History

Hamburg
- Name: Elizabeth
- Owner: B. Bosen & Co.
- Launched: 1798
- Fate: Sold 1813

United Kingdom
- Name: Elizabeth
- Owner: G.Hooper & Co.
- Acquired: 1813 by purchase
- Fate: Seized by convicts and wrecked in November 1817

General characteristics
- Tons burthen: 251, or 252 (bm)
- Armament: 1813:6 × 18-pounder carronades; 1815:2 × 6-pounder guns + 8 × 9-pounder carronades;

= Elizabeth (1798 ship) =

German and British merchant ship

Elizabeth was launched at Hamburg in 1798. British owners purchased her in 1813 as a West Indiaman. She traded with the Mediterranean and elsewhere. She was at the Cape of Good Hope in November 1817 when a group of convicts and army deserters took possession of her. They ran her onshore a few days later, wrecking her.

==Career==
Elizabeth first appeared in the supplementary pages of the 1812 volume of Lloyd's Register (LR). It showed her master as Langrick, her owner as H.Hooper, and her trade as London–Berbice. It also showed her origin as Denmark. The 1813 volume amended her origin to Hamburg and her trade to Falmouth. It also reported that she had been almost rebuilt in 1801.

| Year | Master | Owner | Trade | Source & notes |
|---|---|---|---|---|
| 1815 | Langrish B.White | G.Hooper | London–Gibraltar London–Gibraltar | Register of Shipping |
| 1816 | B.White | G.Hooper | London–Malta | LR; almost rebuilt 1801, & good repair 1813 |

==Fate==
On 28 May 1817 Elizabeth, White, master, was at Deal, preparing to sail to the Cape of Good Hope.
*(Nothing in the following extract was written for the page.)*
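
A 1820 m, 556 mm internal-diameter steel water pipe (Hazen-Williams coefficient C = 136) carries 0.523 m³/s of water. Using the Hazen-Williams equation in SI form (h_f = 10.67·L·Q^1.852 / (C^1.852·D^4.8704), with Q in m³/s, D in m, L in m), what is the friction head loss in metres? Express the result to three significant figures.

h_f ≈ 11.4 m

h_f = 10.67·1820·0.523^1.852 / (136^1.852·0.556^4.8704) = 11.41 m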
On 11 November she was anchored off Robin Island with 120 tons of oil on board. A group of armed deserters from the 60th Regiment of Foot and convicts, 12 in number, took over Elizabeth. They put the master and crew ashore in her boat, keeping only the mate aboard, and sailed her off. Isabella, Long, master, sailed from the Cape on the 12th in pursuit, followed on the 13th by . The government schooner Isabella arrived back at the Cape on the 12th not having found Elizabeth. The men who had taken Elizabeth had deliberately run her ashore at the mouth of the Elephant River, where she went to pieces. The mate drowned.